The US is concerned about Air Italy and its 49% shareholder, Qatar Airways. It is thought that this stake allows Qatar to increase its access to the US market. US airlines don’t like competing with state-funded airlines. There are many examples of well funded state-owned airlines that attract no attention. But three Gulf carriers (Etihad, Emirates and especially Qatar) attract extraordinary attention.
Since the US noted that it is scrutinizing the Qatar Airways investment in Air Italy on April 10, there have been some service shrinks by the Italian airline. On April 24 the airline cut three seasonal services over the Atlantic. The following data model illustrates the relative size of Air Italy in the US-Italy market. Based on this, it is a stretch to consider Air Italy a threat based on its market footprint.
In the model, besides clicking the play button to watch the traffic growth over time, we recommend you click each airline’s ball. This will show the relative flow over time for that airline in this market. It also demonstrates that Air Italy is tiny compared to the competition. The airline has five A330s – and even if it increased this by two per year, it cannot match the US airlines for capacity potential.

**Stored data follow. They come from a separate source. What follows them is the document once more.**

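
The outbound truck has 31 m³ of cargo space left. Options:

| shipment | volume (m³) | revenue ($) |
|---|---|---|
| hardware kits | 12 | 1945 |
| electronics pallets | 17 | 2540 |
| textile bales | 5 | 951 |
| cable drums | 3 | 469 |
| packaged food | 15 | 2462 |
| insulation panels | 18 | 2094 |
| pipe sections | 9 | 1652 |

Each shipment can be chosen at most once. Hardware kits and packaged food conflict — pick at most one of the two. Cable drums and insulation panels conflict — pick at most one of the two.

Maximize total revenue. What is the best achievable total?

Density check — textile bales 190.20, pipe sections 183.56, packaged food 164.13, hardware kits 162.08 are the best per m³.
The ratio heuristic lands on textile bales + packaged food + pipe sections (5065) but leaves 2 m³ idle.
Replace packaged food with electronics pallets: the trade gains 78 net, giving 5143 at 31 m³.
Runner-up textile bales + packaged food + pipe sections tops out at 5065.

5143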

If the threat is not from the size of the airline, what else might be going on? There is clearly a close relationship between Air Italy and its major shareholder. After all, Air Italy leases aircraft from Qatar Airways. Perhaps the threat is more about the product. The big three Gulf airlines are well known for their focus on cabin product. It appears Qatar Airways has influenced Air Italy in this regard – and that is great for customers. After all, Air Italy business class passengers get the Qatar Airways cabin which comes with a full turn-down service, mattress, duvet, pillows, pajamas, and slippers. Of course, there are also amenity kits and inflight WiFi. For the same fare, premium passengers might not be “mileage status” driven and try Air Italy. These customers might like what they experience.